Wednesday, August 5, 2015

Is the CFPB ramping up UDAAP enforcement?

By John M. Pachkowski, J.D.

In the two weeks or so following the Consumer Financial Protection Bureau’s fourth birthday, the bureau has not sat back on accolades and criticism thrown its way and is steaming forward with using its powers to enforce provisions of the Dodd-Frank Act prohibiting unfair, deceptive, or abusive acts or practices.

Illegal credit card practices. Citibank entered into a consent order, on July 21, 2015, requiring it to pay $735 million for illegal credit card practices. The CFPB specifically found that Citibank or its subsidiaries deceptively marketed these various debt protection and credit monitoring add-on products during telemarketing calls, online enrollment, and “point-of-sale” application and enrollment at retailers, or when enrolled consumers later called to cancel certain products. The bureau’s enforcement action, joined by the Office of the Comptroller of the Currency, also found that Citibank or its subsidiaries billed consumers for the products without having the authorization necessary to perform the credit-monitoring and credit-report-retrieval services. Finally, the CFPB found that Citibank misled consumers when collecting payment on delinquent retailer-affiliated credit card accounts. For instance, a $14.95 fee associated with a pay-by-phone option was misrepresented as a “processing” fee, and Citibank did not explain that the fee was to post payment to the account on the same day it was made rather than a fee to allow payment.

Offshore payday lending. In a federal lawsuit, filed on July 31, 2015, the CFPB claimed that various actions taken by NDG Financial Corp., and its “maze of interrelated companies,” to collect loan amounts and fees that were void or that consumers had no obligations to repay, were in violation of the Dodd-Frank UDAAP provisions. Other allegations in the lawsuit stated that the companies:

  • Made false representations to consumers that non-payment of debt would result in lawsuit, arrest, imprisonment, or wage garnishment, despite lacking the intention or legal authority to take such actions.
  • Included unlawful, irrevocable wage-assignment clauses in loan agreements that allowed the companies to take payments directly from consumers’ employers’ payroll accounts.

Mortgage payment programs. The bureau also entered into consent orders with LoanCare, LLC, a Virginia-based residential mortgage servicer, and Paymap, Inc., a Colorado-based payment processing company, to resolve charges that they deceived consumers with advertisements for a mortgage payment program that promised tens of thousands of dollars in interest savings from more frequent mortgage payments. The companies agreed to pay more than $38 million to resolve the CFPB’s charges. In the consent order, the bureau found that Paymap was not making more frequent payments to loan servicers, but was holding the money it withdrew in custodial accounts and then making mortgage payments on the original monthly schedule.
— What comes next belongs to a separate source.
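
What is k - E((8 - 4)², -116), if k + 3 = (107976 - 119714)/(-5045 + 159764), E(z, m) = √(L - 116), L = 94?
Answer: -475895/154719 - I*√22 ≈ -3.0759 - 4.6904*I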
Student loan servicing. Although recent UDAAP actions have targeted various consumer financial products or services, student loan servicing practices have garnered the most of the CFPB’s attention in the past few weeks.

Discover Bank and two of its affiliates—The Student Loan Corporation and Discover Products, Inc.—entered into a consent order with the bureau to settle claims that the companies violated the UDAAP provisions in connection with their student loan servicing activities that included more than 800,000 accounts acquired from Citibank. The CFPB claimed that the companies engaged in unfair and deceptive acts and practices relating related to: their failure to furnish clear information regarding the student-loan interest consumers paid; initiating collection calls to consumers at inconvenient times; and overstating the minimum amount due in student-loan billing statements.

The CFPB also sued Student Financial Aid Services, Inc. in a California federal court illegal sales and billing practices. The complaint alleged that unfair and deceptive acts or practices on the part of the company for luring in consumers with misleading information about the total cost of its subscription financial services and then charging them with undisclosed and unauthorized automatic recurring charges. Under the proposed consent order, SFAS would stop its illegal practices and pay $5.2 million to consumers.

Finally, Citigroup Inc. has indicated that its national bank subsidiary, Citibank, N.A., is currently subject to regulatory investigation concerning certain student loan servicing practices. Citigroup noted in its 10-Q, filed on Aug. 3, 2015, that Citibank, N.A., “is cooperating with the investigation” and that “[s]imilar servicing practices have been the subject of an enforcement action against at least one other institution.” The “similar servicing practices” alluded to by Citigroup were the subject of the enforcement action taken against Discover Bank.